3. Key Contributions

1. Floquet Green's Function Zeros in Free Systems: The authors demonstrate a fundamental distinction between continuum and Floquet time evolution: Free Floquet systems inherently possess Green's function zeros (interposed between poles in the extended quasienergy zone), whereas free continuum systems do not.
2. New Topological Invariants: They define two robust topological invariants ($N_1, \tilde{N}_1$) based on Green's functions that remain valid for interacting systems. These invariants reduce to linear combinations of established free-fermion Floquet invariants ($\nu_0, \nu_\pi$) when interactions are turned off.
3. Bulk-Boundary Correspondence for Zeros: They establish a generalized bulk-boundary correspondence where the topological invariant is determined entirely by the topological bands of Green's function zeros in the bulk, rather than poles.
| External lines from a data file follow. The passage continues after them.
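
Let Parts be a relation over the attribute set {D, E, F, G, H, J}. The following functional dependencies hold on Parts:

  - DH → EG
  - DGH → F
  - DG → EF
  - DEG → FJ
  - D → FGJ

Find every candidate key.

DH

Attributes D, H never appear on any right-hand side, so every candidate key must contain {D, H}.
{D, H}⁺ = {D, E, F, G, H, J}, which is all of the schema, so {D, H} is the only candidate key.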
In the interacting SMG phase, the bulk poles disappear (becoming trivial), but the bulk zeros remain topological and carry the invariant.
4. Edge Zeros in SMG: They show that while SMG gaps out the edge Majorana modes (removing spectral weight at $\Omega=0, \pi$), it leaves behind topological edge zeros in the Green's function at these frequencies.
5. NISQ Implementation: They provide a concrete circuit design for a gate-based quantum emulator to observe these phenomena, identifying specific observables (edge autocorrelations) that encode the topological zeros.

4. Key Results

• Free Fermion Phase Diagram: The free Floquet Kitaev chain is characterized by integers $(\nu_0, \nu_\pi)$ representing the number of Majorana zero and $\pi$ modes. The authors show that $N_1 = \nu_0 + \nu_\pi$ and $\tilde{N}_1 = \nu_0 - \nu_\pi$.
• Interaction Effects (SMG):
  • When FK interactions are applied to specific phases (e.g., 8 chains with $(\nu_0, \nu_\pi) = (8,0)$), the edge modes are gapped out.
  • Edge Green's Function: The edge Green's function develops a zero at $\Omega=0$ (or $\pi$) even though the spectral weight (poles) is shifted away. The zero is pinned by symmetry.
  • Bulk Green's Function: In the interacting bulk, the topological bands of poles vanish, but topological bands of zeros emerge. These zero bands have an "opposite" Hamiltonian structure compared to the non-interacting pole bands.
• Invariant Stability: The calculated invariants $N_1$ and $\tilde{N}_1$ for the interacting system remain identical to those of the corresponding non-interacting system in the same parameter regime. This confirms that the invariants are robust against interactions that induce SMG.
• Circuit Implementation: The paper details how to map the Majorana model to qubits. The FK interaction (a 4-body term) can be implemented using generalized Toffoli gates or specific sequences of two-qubit gates. The edge autocorrelation function $\langle Z_1(n) Z_1(0) \rangle$ is shown to directly relate to the retarded Green's function $G_R(n)$, allowing experimental detection of the zeros.

5. Significance

• Theoretical Advancement: This work extends the theory of topological Green's function zeros from equilibrium to the non-equilibrium Floquet regime. It resolves the question of how topological invariants are defined when the bulk spectrum is trivialized by interactions (SMG), showing that zeros, not poles, carry the topological information in such phases.
• Experimental Relevance: By focusing on NISQ devices, the paper bridges the gap between abstract many-body theory and near-term experimental realization. It provides a concrete protocol to detect topological features (zeros) that are difficult to observe in solid-state materials due to disorder and decoherence.
• New Diagnostic Tool: The identification of Green's function zeros as a primary diagnostic for interacting Floquet SPT phases offers a new tool for classifying quantum matter, particularly in regimes where traditional gap-closing criteria or free-fermion invariants fail.
• Symmetry Protection: The results reinforce the concept that Symmetric Mass Generation is a robust mechanism for trivializing boundary states while preserving bulk topology, but with the unique signature of persistent Green's function zeros.

In summary, König and Mitra provide a comprehensive framework for understanding and detecting topological order in interacting, periodically driven systems, highlighting the crucial role of Green's function zeros as the carriers of topological information in the presence of strong correlations.